In the end Obama must consider an approach he has long decried: unilateral United States action.
So, amidst these growing threats, where is the grand opportunity?
It principally lies in the very realistic chance of achieving “regime change” in Iran by boldly siding with the growing opposition in that country. Once they merely sought honest elections. Now clearly their goal is the overthrow of the dictatorship. The Iranian people- now chanting in street demonstrations “Obama, are you with us or them?” – are the most educated and sophisticated populace between Israel and India and as they showed in 1979 they have the capacity to bring down an intolerable regime.
In his Nobel Address President Obama eloquently stated some realities that much of the world sometimes forgets. He said that evil exists, and that peaceful means would not have stopped Hitler and will not stop al- Qaeda. He reminded his audience that American power had for half a century been the principal guarantor of their freedom, and while collective security is always preferred, sometimes one nation i.e. the United Stated must act alone.
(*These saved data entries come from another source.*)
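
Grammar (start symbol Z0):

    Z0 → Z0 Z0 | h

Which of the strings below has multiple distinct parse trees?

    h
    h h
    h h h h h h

h: 1 tree
h h: 1 tree
h h h h h h: 42 trees

h h h h h h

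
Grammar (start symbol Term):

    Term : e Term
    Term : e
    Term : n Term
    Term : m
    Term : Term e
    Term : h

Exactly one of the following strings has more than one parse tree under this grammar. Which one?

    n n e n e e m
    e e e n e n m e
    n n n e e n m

n n e n e e m: 1 tree
e e e n e n m e: 7 trees
n n n e e n m: 1 tree

e e e n e n m e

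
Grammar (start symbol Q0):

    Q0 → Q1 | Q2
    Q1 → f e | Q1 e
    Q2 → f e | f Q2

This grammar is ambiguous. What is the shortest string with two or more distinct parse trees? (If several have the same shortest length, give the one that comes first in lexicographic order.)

f e

length 2: f e has 2 parse trees

Two derivations of f e:
  Q0 ⇒ Q1 ⇒ f e
  Q0 ⇒ Q2 ⇒ f e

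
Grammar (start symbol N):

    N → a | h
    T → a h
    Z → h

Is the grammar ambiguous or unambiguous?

(T, Z are unreachable from N, so their rules don't affect L(N).) Each reachable nonterminal has at most one production per leading terminal, and all productions are right-linear; the derivation is determined token-by-token.

Unambiguous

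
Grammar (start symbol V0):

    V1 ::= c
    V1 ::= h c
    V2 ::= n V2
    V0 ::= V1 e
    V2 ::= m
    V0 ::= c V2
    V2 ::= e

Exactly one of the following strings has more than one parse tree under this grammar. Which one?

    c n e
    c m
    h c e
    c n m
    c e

c e

c n e: 1 tree
c m: 1 tree
h c e: 1 tree
c n m: 1 tree
c e: 2 trees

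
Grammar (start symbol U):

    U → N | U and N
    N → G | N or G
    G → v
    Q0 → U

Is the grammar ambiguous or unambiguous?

Unambiguous

Only U, N, G are reachable from U; ignoring the rest: The grammar is stratified — U handles 'and' (left-recursive), N handles 'or', G atoms. Each operator has a fixed associativity and precedence level, so every string has one parse.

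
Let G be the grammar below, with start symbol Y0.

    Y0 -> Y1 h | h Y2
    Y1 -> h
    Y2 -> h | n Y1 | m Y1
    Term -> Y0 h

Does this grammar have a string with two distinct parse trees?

Witness: h h

Derivation 1: Y0 ⇒ Y1 h ⇒ h h
Derivation 2: Y0 ⇒ h Y2 ⇒ h h

Two distinct leftmost derivations for the same string.

Ambiguous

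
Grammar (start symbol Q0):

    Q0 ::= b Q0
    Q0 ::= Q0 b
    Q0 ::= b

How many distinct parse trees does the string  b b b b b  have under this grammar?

16

Parse trees for b b b b b (showing first 6 of 16):
  [Q0 b [Q0 b [Q0 b [Q0 b [Q0 b]]]]]
  [Q0 b [Q0 b [Q0 b [Q0 [Q0 b] b]]]]
  [Q0 b [Q0 b [Q0 [Q0 b [Q0 b]] b]]]
  [Q0 b [Q0 b [Q0 [Q0 [Q0 b] b] b]]]
  [Q0 b [Q0 [Q0 b [Q0 b [Q0 b]]] b]]
  [Q0 b [Q0 [Q0 b [Q0 [Q0 b] b]] b]]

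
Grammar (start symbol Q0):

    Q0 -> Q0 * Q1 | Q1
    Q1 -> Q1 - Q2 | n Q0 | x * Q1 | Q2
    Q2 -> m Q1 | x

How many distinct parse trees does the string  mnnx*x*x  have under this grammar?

Parse trees for mnnx*x*x (showing first 6 of 13):
  [Q0 [Q0 [Q1 [Q2 m [Q1 n [Q0 [Q1 n [Q0 [Q1 [Q2 x]]]]]]]]] * [Q1 x * [Q1 [Q2 x]]]]
  [Q0 [Q0 [Q0 [Q1 [Q2 m [Q1 n [Q0 [Q1 n [Q0 [Q1 [Q2 x]]]]]]]]] * [Q1 [Q2 x]]] * [Q1 [Q2 x]]]
  [Q0 [Q0 [Q1 [Q2 m [Q1 n [Q0 [Q0 [Q1 n [Q0 [Q1 [Q2 x]]]]] * [Q1 [Q2 x]]]]]]] * [Q1 [Q2 x]]]
  [Q0 [Q0 [Q1 [Q2 m [Q1 n [Q0 [Q1 n [Q0 [Q0 [Q1 [Q2 x]]] * [Q1 [Q2 x]]]]]]]]] * [Q1 [Q2 x]]]
  [Q0 [Q0 [Q1 [Q2 m [Q1 n [Q0 [Q1 n [Q0 [Q1 x * [Q1 [Q2 x]]]]]]]]]] * [Q1 [Q2 x]]]
  [Q0 [Q1 [Q2 m [Q1 n [Q0 [Q0 [Q1 n [Q0 [Q1 [Q2 x]]]]] * [Q1 x * [Q1 [Q2 x]]]]]]]]

13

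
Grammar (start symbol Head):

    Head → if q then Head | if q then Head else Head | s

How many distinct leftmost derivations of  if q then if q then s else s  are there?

2

Parse trees for if q then if q then s else s:
  [Head if q then [Head if q then [Head s] else [Head s]]]
  [Head if q then [Head if q then [Head s]] else [Head s]]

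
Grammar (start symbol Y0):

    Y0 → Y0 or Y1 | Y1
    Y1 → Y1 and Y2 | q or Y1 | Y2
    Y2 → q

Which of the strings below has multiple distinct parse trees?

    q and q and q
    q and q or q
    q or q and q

q or q and q

q and q and q: 1 tree
q and q or q: 1 tree
q or q and q: 3 trees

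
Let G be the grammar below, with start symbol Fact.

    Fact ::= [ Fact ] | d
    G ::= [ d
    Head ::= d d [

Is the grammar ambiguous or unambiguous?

Unambiguous

Only Fact is reachable from Fact; ignoring the rest: Each string is a nest of matched brackets around a single atom. An opening bracket forces the recursive rule; an atom forces the base rule.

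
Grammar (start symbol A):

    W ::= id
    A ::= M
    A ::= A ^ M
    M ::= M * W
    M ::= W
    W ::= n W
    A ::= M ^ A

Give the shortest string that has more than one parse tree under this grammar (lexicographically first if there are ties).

length 1: no string has ≥2 trees
length 2: no string has ≥2 trees
length 3: id ^ id has 2 parse trees

Two derivations of id ^ id:
  A ⇒ A ^ M ⇒ M ^ M ⇒ W ^ M ⇒ id ^ M ⇒ id ^ W ⇒ id ^ id
  A ⇒ M ^ A ⇒ W ^ A ⇒ id ^ A ⇒ id ^ M ⇒ id ^ W ⇒ id ^ id

id ^ id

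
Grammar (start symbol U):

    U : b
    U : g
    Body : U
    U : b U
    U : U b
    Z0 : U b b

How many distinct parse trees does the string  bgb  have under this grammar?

2

Parse trees for bgb:
  [U b [U [U g] b]]
  [U [U b [U g]] b]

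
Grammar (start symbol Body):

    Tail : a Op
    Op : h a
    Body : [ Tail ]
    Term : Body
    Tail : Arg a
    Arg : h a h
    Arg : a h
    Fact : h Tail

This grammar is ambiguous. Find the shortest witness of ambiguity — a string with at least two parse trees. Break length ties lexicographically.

[ a h a ]

length 5: [ a h a ] has 2 parse trees

Two derivations of [ a h a ]:
  Body ⇒ [ Tail ] ⇒ [ a Op ] ⇒ [ a h a ]
  Body ⇒ [ Tail ] ⇒ [ Arg a ] ⇒ [ a h a ]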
Many saw President Obama’s speech as a justification of his Afghan escalation, but he was also laying down a marker for Iran and clearly signaling that he was ready for a major course correction is his own approach to world affairs.
Absent a pathologically hostile regime in Iran, U.S. foreign policy challenges from Pakistan to Israel dramatically shift in our favor, the entire Middle East is transformed, and U.S. global influence, and the cause of freedom reaches a pinnacle unmatched since the Second World War.
Heady stuff. Not easy, not certain, but once again History offers America an opportunity to be the great catalyst for human progress. Bill Moloney was Colorado Education Commissioner, 1997-2007. His columns have appeared in the Wall St Journal, USA Today, Washington Post, Washington Times, Philadelphia Inquirer, Baltimore Sun, Rocky Mountain News and Denver Post.